L'AltraSersale

Un nuovo modo di essere comunità. Un mondo nuovo.

La politica (vuota) ci sta circondando. Arrendiamoci.

In soli 15 giorni dal voto abbiamo appreso che il tasso di disoccupazione è cresciuto fino al 12% della popolazione; oltre 40.000 imprese sono portestate, e le banche non concedono più credito a nessuno, né famiglie né aziende; lo stato dovrebbe pagare oltre 70 mld di euro di forniture e contratti, ma non ha un governo; c'è gente che deve ricevere la cassintegrazione e chi protesta davanti ai cancelli della Bridgestone che chiude a Bari. C'è un disastro sociale.
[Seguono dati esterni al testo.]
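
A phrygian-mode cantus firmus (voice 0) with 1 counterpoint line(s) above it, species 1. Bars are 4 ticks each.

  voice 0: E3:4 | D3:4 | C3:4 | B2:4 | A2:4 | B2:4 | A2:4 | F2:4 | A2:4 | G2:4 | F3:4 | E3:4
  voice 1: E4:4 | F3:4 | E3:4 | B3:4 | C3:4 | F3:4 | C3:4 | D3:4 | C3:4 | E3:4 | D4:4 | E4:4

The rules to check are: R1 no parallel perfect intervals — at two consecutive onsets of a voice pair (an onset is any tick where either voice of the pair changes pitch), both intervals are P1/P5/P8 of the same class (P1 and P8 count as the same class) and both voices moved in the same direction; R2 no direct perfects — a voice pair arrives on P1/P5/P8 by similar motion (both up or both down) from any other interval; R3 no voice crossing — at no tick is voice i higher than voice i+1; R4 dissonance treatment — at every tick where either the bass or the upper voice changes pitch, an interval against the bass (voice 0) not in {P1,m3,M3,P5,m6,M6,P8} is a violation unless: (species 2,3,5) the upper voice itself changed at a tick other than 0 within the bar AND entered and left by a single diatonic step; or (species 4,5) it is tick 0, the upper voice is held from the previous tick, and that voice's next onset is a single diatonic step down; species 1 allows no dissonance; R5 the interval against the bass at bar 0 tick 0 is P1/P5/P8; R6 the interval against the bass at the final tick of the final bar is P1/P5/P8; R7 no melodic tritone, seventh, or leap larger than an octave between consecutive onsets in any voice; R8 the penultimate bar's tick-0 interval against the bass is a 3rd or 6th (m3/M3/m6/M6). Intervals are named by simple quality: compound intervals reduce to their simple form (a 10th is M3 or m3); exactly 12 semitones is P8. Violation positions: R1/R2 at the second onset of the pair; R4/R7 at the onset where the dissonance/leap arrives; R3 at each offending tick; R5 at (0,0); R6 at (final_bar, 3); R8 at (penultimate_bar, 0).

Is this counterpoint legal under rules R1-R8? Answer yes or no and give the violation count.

No (5 violations)

bar 0: v0=E3 v1=E4 (P8)
bar 1: v0=D3 v1=F3 (m3)
bar 2: v0=C3 v1=E3 (M3)
bar 3: v0=B2 v1=B3 (P8)
bar 4: v0=A2 v1=C3 (m3)
bar 5: v0=B2 v1=F3 (TT)
bar 6: v0=A2 v1=C3 (m3)
bar 7: v0=F2 v1=D3 (M6)
bar 8: v0=A2 v1=C3 (m3)
bar 9: v0=G2 v1=E3 (M6)
bar 10: v0=F3 v1=D4 (M6)
bar 11: v0=E3 v1=E4 (P8)
  R7 @ bar1.0: E4->F3 leap 11st
  R7 @ bar4.0: B3->C3 leap 11st
  R4 @ bar5.0: B2/F3 TT untreated
  R7 @ bar10.0: G2->F3 leap 10st
  R7 @ bar10.0: E3->D4 leap 10st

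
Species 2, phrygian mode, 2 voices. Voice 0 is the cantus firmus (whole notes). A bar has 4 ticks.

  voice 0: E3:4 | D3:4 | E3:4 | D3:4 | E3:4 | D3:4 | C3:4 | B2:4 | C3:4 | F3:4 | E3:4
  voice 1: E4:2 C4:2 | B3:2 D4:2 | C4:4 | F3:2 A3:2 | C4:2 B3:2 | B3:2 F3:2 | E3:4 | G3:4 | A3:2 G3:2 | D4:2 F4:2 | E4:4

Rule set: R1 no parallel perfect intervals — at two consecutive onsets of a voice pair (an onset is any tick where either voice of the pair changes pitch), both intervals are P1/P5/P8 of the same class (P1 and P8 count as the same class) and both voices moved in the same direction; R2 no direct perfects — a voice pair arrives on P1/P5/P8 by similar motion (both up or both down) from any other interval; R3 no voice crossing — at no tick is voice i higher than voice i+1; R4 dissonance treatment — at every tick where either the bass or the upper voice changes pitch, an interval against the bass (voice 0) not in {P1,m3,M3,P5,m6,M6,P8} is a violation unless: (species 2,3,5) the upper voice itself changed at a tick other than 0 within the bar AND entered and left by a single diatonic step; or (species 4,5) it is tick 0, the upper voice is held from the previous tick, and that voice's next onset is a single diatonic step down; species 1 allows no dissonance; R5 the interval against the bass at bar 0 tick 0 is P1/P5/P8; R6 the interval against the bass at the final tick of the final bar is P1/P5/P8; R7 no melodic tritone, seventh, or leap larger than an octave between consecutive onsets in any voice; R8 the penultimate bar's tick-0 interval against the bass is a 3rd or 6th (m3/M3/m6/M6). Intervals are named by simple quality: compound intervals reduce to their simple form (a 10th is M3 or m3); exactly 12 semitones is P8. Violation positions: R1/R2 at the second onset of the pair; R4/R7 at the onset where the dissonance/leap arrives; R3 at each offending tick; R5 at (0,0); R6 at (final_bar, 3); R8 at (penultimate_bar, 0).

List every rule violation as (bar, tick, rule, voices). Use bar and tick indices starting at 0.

(5, 2, R7, (1,))
(10, 0, R1, (0, 1))

bar 0: v0=E3 v1=E4 downbeat P8
bar 1: v0=D3 v1=B3 downbeat M6
bar 2: v0=E3 v1=C4 downbeat m6
bar 3: v0=D3 v1=F3 downbeat m3
bar 4: v0=E3 v1=C4 downbeat m6
bar 5: v0=D3 v1=B3 downbeat M6
bar 6: v0=C3 v1=E3 downbeat M3
bar 7: v0=B2 v1=G3 downbeat m6
bar 8: v0=C3 v1=A3 downbeat M6
bar 9: v0=F3 v1=D4 downbeat M6
bar 10: v0=E3 v1=E4 downbeat P8
  -> R7 @ bar 5 tick 2 v(1,): B3->F3 leap 6st
  -> R1 @ bar 10 tick 0 v(0, 1): F3/F4 P8 -> E3/E4 P8 similar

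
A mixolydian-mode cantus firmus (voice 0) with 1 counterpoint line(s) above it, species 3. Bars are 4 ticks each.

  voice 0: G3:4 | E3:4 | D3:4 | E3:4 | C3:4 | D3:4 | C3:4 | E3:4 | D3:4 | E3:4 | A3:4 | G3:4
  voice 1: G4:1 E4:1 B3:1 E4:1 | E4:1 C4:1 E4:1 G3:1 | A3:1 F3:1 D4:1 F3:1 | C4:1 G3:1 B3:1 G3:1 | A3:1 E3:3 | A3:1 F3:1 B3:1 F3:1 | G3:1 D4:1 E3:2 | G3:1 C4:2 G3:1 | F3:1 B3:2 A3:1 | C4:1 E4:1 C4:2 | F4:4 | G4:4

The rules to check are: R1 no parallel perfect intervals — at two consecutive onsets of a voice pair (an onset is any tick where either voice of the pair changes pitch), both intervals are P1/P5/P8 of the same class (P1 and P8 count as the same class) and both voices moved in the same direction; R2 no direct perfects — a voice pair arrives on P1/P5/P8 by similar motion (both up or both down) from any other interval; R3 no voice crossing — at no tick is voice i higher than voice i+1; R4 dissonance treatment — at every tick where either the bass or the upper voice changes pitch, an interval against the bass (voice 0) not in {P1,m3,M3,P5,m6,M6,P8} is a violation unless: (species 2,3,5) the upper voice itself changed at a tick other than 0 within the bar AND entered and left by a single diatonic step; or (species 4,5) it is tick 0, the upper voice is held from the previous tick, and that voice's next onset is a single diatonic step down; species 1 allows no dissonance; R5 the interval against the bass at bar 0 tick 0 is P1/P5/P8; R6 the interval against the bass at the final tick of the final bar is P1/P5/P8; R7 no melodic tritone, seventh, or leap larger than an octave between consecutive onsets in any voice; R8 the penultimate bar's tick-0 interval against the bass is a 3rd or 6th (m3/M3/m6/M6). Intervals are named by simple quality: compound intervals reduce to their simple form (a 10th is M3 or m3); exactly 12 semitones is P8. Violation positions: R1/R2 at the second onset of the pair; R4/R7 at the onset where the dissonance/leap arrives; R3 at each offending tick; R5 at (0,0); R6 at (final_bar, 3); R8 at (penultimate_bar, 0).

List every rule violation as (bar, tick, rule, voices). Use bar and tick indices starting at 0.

bar 0: v0=G3 v1=G4 downbeat P8
bar 1: v0=E3 v1=E4 downbeat P8
bar 2: v0=D3 v1=A3 downbeat P5
bar 3: v0=E3 v1=C4 downbeat m6
bar 4: v0=C3 v1=A3 downbeat M6
bar 5: v0=D3 v1=A3 downbeat P5
bar 6: v0=C3 v1=G3 downbeat P5
bar 7: v0=E3 v1=G3 downbeat m3
bar 8: v0=D3 v1=F3 downbeat m3
bar 9: v0=E3 v1=C4 downbeat m6
bar 10: v0=A3 v1=F4 downbeat m6
bar 11: v0=G3 v1=G4 downbeat P8
  -> R2 @ bar 5 tick 0 v(0, 1): C3/E3 M3 -> D3/A3 P5 similar
  -> R7 @ bar 5 tick 2 v(1,): F3->B3 leap 6st
  -> R7 @ bar 5 tick 3 v(1,): B3->F3 leap 6st
  -> R4 @ bar 6 tick 1 v(0, 1): C3/D4 M2 untreated
  -> R7 @ bar 6 tick 2 v(1,): D4->E3 leap 10st
  -> R7 @ bar 8 tick 1 v(1,): F3->B3 leap 6st

(5, 0, R2, (0, 1))
(5, 2, R7, (1,))
(5, 3, R7, (1,))
(6, 1, R4, (0, 1))
(6, 2, R7, (1,))
(8, 1, R7, (1,))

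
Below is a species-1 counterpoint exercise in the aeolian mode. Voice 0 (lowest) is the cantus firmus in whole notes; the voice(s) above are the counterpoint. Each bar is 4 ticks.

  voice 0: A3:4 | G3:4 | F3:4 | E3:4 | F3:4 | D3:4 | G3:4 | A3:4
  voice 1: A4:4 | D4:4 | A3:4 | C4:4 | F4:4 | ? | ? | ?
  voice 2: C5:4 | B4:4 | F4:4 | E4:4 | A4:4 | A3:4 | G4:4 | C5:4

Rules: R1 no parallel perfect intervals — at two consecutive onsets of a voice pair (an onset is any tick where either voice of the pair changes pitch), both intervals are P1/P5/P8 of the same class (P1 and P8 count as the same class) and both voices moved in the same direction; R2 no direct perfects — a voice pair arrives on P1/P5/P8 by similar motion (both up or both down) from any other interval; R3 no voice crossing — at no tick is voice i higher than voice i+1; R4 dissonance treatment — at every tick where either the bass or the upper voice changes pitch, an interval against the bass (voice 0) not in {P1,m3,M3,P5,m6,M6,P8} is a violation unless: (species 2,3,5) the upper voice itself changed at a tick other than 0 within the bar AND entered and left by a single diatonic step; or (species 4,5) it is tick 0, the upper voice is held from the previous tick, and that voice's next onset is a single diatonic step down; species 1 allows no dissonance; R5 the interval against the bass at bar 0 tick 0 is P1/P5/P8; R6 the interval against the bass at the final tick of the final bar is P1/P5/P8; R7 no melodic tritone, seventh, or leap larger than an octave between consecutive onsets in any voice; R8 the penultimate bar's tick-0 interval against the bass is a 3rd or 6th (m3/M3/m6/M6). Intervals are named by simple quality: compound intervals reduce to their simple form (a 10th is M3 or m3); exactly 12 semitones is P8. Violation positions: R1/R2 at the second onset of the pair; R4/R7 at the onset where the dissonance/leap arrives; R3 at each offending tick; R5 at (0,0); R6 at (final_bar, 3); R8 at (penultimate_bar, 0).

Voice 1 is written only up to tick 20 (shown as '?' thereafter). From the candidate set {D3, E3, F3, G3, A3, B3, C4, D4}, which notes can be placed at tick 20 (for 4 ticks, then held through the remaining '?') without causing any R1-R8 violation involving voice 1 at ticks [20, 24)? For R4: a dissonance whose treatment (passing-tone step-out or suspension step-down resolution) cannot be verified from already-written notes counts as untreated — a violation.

D3: violates R1,R2,R7
E3: violates R4,R7
F3: legal
G3: violates R4,R7
A3: violates R2
B3: violates R3,R7
C4: violates R3,R4
D4: violates R1,R3

{F3}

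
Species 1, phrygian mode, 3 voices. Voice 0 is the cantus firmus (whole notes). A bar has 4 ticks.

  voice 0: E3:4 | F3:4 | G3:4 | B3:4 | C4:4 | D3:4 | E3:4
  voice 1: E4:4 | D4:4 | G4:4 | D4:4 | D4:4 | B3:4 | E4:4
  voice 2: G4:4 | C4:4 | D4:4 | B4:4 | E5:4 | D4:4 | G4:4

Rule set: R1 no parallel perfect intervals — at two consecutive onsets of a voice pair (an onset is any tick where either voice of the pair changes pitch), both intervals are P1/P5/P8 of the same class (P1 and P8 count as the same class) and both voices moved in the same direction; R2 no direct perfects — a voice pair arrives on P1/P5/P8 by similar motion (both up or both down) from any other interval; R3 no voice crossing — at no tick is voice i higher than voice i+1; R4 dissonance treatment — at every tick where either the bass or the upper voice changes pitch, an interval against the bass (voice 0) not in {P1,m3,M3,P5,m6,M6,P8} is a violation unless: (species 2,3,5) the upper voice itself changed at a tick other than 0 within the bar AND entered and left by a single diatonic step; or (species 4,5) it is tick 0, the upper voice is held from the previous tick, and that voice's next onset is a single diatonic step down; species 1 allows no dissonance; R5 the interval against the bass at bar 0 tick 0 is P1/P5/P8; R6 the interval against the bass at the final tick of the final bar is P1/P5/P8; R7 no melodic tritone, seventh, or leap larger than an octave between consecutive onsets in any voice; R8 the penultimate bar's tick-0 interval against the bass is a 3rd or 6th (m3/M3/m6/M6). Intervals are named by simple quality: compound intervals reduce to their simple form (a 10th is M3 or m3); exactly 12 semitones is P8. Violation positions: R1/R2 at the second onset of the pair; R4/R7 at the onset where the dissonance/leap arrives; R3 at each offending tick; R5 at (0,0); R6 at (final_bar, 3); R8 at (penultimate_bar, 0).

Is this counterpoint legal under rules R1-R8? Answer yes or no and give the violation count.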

Ma è chiaro che della povertà che avanza (7 milioni di persone in carne ed ossa) non ‘gli frega’ niente a nessuno.

La "novità" in politica è scemata, si è normalizzata in meno di quindici giorni: ragionamenti filosofici su questioni di microscopico principio.

Il non-statuto prevede che non si possono fare alleanze, e il leader tuona: "Rinuncia al finanziamento pubblico e votiamo la fiducia", aggiungendo in modo democratico che "se si vota la fiducia, lui e Casaleggio abbandonano il movimento". Ovviamente, l’apparato del Pd non riesce nemmeno a immaginare un partito senza finanziamenti.

Una nuova sudditanza al bel pensiero del Movimento 5 stelle si impone a rivoluzionari digitali, artisti, pensatori. Il dogma e le fatwa sono per coloro che pensano che qualcosa bisogna fare: proprio mentre un altro 1/3 del paese assedia un tribunale della Repubblica, sovvertendo di fatto la Costituzione che prevede l'eguaglianza e terzietà dei poteri dello Stato.

Cade nel vuoto ogni appello al buon senso, alla necessità di un programma e di un governo a finaco di quelle imprese, dei lavoratori, dei carcerati, dei migranti, insomma di chi paga sulla pelle la crisi. Invece, alla pari del ‘mi piace’ con faccetta sorridente,  perdiamo il tempo a dare ragione all’uno o all’altro sulla base di tasti cliccati con leggerezza.

Tutto e il contrario di tutto, i temi e i principi, le morali e gli immorali, ridotto a politica (con la p minuscola) dimenticando che le vere rivolte o ribellioni sono sempre sociali, e che solo in queste rivolte c’è il vero cambiamento.

Al contrario, quando le astuzie e le miserie si riducono a danze fluttuanti legate ad istituzioni e potentati, a sciocche e pretestuose battaglie per proseguire nella campagna elettorale (nella ricerca di quel 100% che sarebbe garanzia evangelica),  se di cambiamento si tratta è solo in termini di sostituzione di un potere ad un altro potere.

Gli operai, i precari, gli imprenditori attendono, nel frattempo, tra una disperazione e l’altra che le idee bussino alle loro porte, dimenticando che proprio nella assenza di idee nasce e si consuma la crisi della politica.

Un partito democratico le cui dimensioni elefantiache impediscono di fare una delle poche cose che mezza Italia chiede: dare un segno di cambiamento vero a partire da se stessi. Un movimento che si divide tra dogma e dogma:  buono quello del divieto delle alleanze e meno buono quello della democrazia dal basso di cui si sono perse le tracce.

In mezzo il cittadino, il centro di ogni interesse per tutti i contendenti della gazzarra. Nei fatti spettatore di una politica ridotta a slogan, parole d’ordine ripetute all’infinito come testimoni di una fede cieca, macchinosi moti assembleari d'apparato, tweet furiosi, informazione gossippara.

"Arrendetevi, siete circondati!"

In realtà, circondati sono gli italiani. Dalle ambizioni personali di vecchi e nuovi politici. Da leggi elettorali malfatte e, infine, da un eterno ritorno del tatticismo portato alla esasperazione: solitamente di chi la subisce, ma di chi la agisce.

Sono gli italiani che devono arrendersi, non altri.